Kovanes was fired last January, but the case had already inflicted terminal injuries to Hubert's reelection bid. She lost to Caletka by a 3-to-1 margin.
Since the issue of runaway spending catapulted him into office, Caletka has brought a missionary's zeal to budget-cutting. He began by making forceful arguments about how the town paid a hefty price to the town attorney's firm for legal advice that, as history proved, turned out to be faulty or incomplete. Still, it took until last week before Caletka could win the council majority he needed to fire Kiar. In the intervening months, he went after other parts of the town budget, like the take-home cars Davie gives to its officials. "[The town clerk] sits in his office and takes public records requests. Why does he need a take-home car?"
It surprised Caletka when, after being elected to office, the town gave him a credit card to be used for expenses incurred in conducting town business. As the champion of fiscal conservatism, he resolved not to use it, but he wondered if his colleagues on the Town Council had the same discipline, so he made a public records request.
"And I wasn't exactly happy with what I saw," Caletka says. "It looked like meals were being purchased, and in the case of Susan Starkey, she did quite a lot of traveling around Florida on the taxpayers' dime."
A study of Starkey's expenses found that they were all legitimate costs she encountered in her role as a board member on Broward County's League of Cities, plus traveling expenses that came through her interest in environmental issues.
"He was way off-base on that one," says Mayor Tom Truex, who takes an avuncular tone on the dais but speaks tersely when the subject is Caletka. Truex believes him to be penny-wise and pound-foolish. "It's a good soundbite to say 'I'm watching out for people's nickels,'" Truex says, "but you can't be distracted from the big-ticket items."
Truex cites Caletka's interest in annexing the unincorporated neighborhood of Broadview Park and in the town's paying for the relocation of mobile home residents displaced by developers (positions that Caletka denies taking).
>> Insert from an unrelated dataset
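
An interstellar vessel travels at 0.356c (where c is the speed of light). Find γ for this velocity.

v/c = 0.356, so (v/c)² = 0.126736
1 - (v/c)² = 0.873264
γ = 1/√(0.873264) = 1.070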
Although Truex accuses Caletka of "micromanaging" town government, council member Judy Paul the only other Democrat on the dais says that's exactly what's been missing. "Had we 'micromanaged' the budget three years ago," Paul says, "we probably would have found the companies that Kovanes started." The former town administrator is accused of funneling town funds through shell companies and into his own pocket.
Paul, whose nine years on the council make her the body's most experienced member, is retiring in March, a fact that gives even more urgency to Caletka's fledgling, anti-incumbent PAC.
Even as he seems to have been winning battles on the Davie Town Council, though, Caletka's opponents look better-equipped to win a war of attrition. Caletka admits he's already exhausted.
"I never promised anybody I was going to run for reelection," he says. "It sucks your life; it really does. I've had council meetings go to 3 in the morning. I've had to go home just to go to bed for a few hours before waking up to teach class. I'm still in my 20s, but two hours of sleep doesn't cut it anymore."